If `((1-3x)^(1//2)+(1-x)^(5//3))/(sqrt(4-x))` is approximately equal to `a+bx` for small values of `x`, then `(a,b) ` is (a) `(1,35/24)` (b) `(1/-35/24)` (c) `(2,35/12)` (d) `(2,-35/12)`

To solve the problem, we need to simplify the expression \(\frac{(1-3x)^{1/2} + (1-x)^{5/3}}{\sqrt{4-x}}\) for small values of \(x\) and find the coefficients \(a\) and \(b\) such that the expression is approximately equal to \(a + bx\). ### Step 1: Simplify the Denominator The denominator is \(\sqrt{4-x}\).
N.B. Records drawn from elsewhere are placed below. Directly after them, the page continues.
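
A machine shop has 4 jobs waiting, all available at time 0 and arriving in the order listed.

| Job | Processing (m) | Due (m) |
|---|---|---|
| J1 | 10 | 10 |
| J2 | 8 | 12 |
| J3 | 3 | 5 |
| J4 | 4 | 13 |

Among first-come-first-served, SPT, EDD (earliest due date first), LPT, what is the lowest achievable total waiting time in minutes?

25

FIFO (arrival order): J1 J2 J3 J4.
J1: waits 0, runs 0→10
J2: waits 10, runs 10→18
J3: waits 18, runs 18→21
J4: waits 21, runs 21→25
Sum = 0+10+18+21 = 49.
SPT (increasing processing time): J3 J4 J2 J1.
J3: waits 0, runs 0→3
J4: waits 3, runs 3→7
J2: waits 7, runs 7→15
J1: waits 15, runs 15→25
Sum = 0+3+7+15 = 25.
EDD (increasing due date): J3 J1 J2 J4.
J3: waits 0, runs 0→3
J1: waits 3, runs 3→13
J2: waits 13, runs 13→21
J4: waits 21, runs 21→25
Sum = 0+3+13+21 = 37.
LPT (decreasing processing time): J1 J2 J4 J3.
J1: waits 0, runs 0→10
J2: waits 10, runs 10→18
J4: waits 18, runs 18→22
J3: waits 22, runs 22→25
Sum = 0+10+18+22 = 50.
FIFO 49, SPT 25, EDD 37, LPT 50 → minimum 25.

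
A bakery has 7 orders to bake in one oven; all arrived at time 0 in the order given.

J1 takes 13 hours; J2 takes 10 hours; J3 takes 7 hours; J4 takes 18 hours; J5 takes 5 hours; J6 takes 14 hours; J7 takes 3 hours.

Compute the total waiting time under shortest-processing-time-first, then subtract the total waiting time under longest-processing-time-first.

-138

SPT (increasing processing time): J7 J5 J3 J2 J1 J6 J4.
J7: waits 0, runs 0→3
J5: waits 3, runs 3→8
J3: waits 8, runs 8→15
J2: waits 15, runs 15→25
J1: waits 25, runs 25→38
J6: waits 38, runs 38→52
J4: waits 52, runs 52→70
Sum = 0+3+8+15+25+38+52 = 141.
LPT (decreasing processing time): J4 J6 J1 J2 J3 J5 J7.
J4: waits 0, runs 0→18
J6: waits 18, runs 18→32
J1: waits 32, runs 32→45
J2: waits 45, runs 45→55
J3: waits 55, runs 55→62
J5: waits 62, runs 62→67
J7: waits 67, runs 67→70
Sum = 0+18+32+45+55+62+67 = 279.
Difference = 141 − 279 = -138.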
For small values of \(x\), we can use the binomial expansion: \[ \sqrt{4-x} = \sqrt{4(1 - \frac{x}{4})} = 2\sqrt{1 - \frac{x}{4}} \approx 2\left(1 - \frac{x}{8}\right) = 2 - \frac{x}{4} \] **Hint:** Use the binomial expansion for \((1-u)^n\) where \(u = \frac{x}{4}\) and \(n = \frac{1}{2}\). ### Step 2: Simplify the Numerator Now, we simplify the numerator \((1-3x)^{1/2} + (1-x)^{5/3}\). 1. For \((1-3x)^{1/2}\): \[ (1-3x)^{1/2} \approx 1 - \frac{3x}{2} \] 2. For \((1-x)^{5/3}\): \[ (1-x)^{5/3} \approx 1 - \frac{5}{3}x \] Combining these, we have: \[ (1-3x)^{1/2} + (1-x)^{5/3} \approx \left(1 - \frac{3x}{2}\right) + \left(1 - \frac{5}{3}x\right) = 2 - \left(\frac{3}{2} + \frac{5}{3}\right)x \] **Hint:** Use the binomial expansion for both terms and combine like terms. ### Step 3: Combine the Numerator and Denominator Now we combine the simplified numerator and denominator: \[ \frac{2 - \left(\frac{3}{2} + \frac{5}{3}\right)x}{2 - \frac{x}{4}} \] Calculating \(\frac{3}{2} + \frac{5}{3}\): \[ \frac{3}{2} = \frac{9}{6}, \quad \frac{5}{3} = \frac{10}{6} \quad \Rightarrow \quad \frac{3}{2} + \frac{5}{3} = \frac{19}{6} \] Thus, the numerator becomes: \[ 2 - \frac{19}{6}x \] Now, substituting back: \[ \frac{2 - \frac{19}{6}x}{2 - \frac{x}{4}} \approx \frac{2(1 - \frac{19}{12}x)}{2(1 - \frac{x}{8})} = \frac{1 - \frac{19}{12}x}{1 - \frac{x}{8}} \] Using the expansion for \((1-u)^{-1}\): \[ \approx \left(1 - \frac{19}{12}x\right)\left(1 + \frac{x}{8}\right) \approx 1 - \frac{19}{12}x + \frac{x}{8} \] **Hint:** Use the formula \((1-u)(1+v) \approx 1 + (v-u)\) for small \(u\) and \(v\). ### Step 4: Combine Terms Now, we need to combine the coefficients of \(x\): \[ -\frac{19}{12} + \frac{1}{8} = -\frac{19}{12} + \frac{3}{24} = -\frac{38}{24} + \frac{3}{24} = -\frac{35}{24} \] ### Final Result Thus, the expression simplifies to: \[ 1 - \frac{35}{24}x \] From this, we can identify \(a = 1\) and \(b = -\frac{35}{24}\). ### Conclusion The values of \(a\) and \(b\) are: \[ (a, b) = \left(1, -\frac{35}{24}\right) \] ### Answer The correct option is (b) \((1, -\frac{35}{24})\).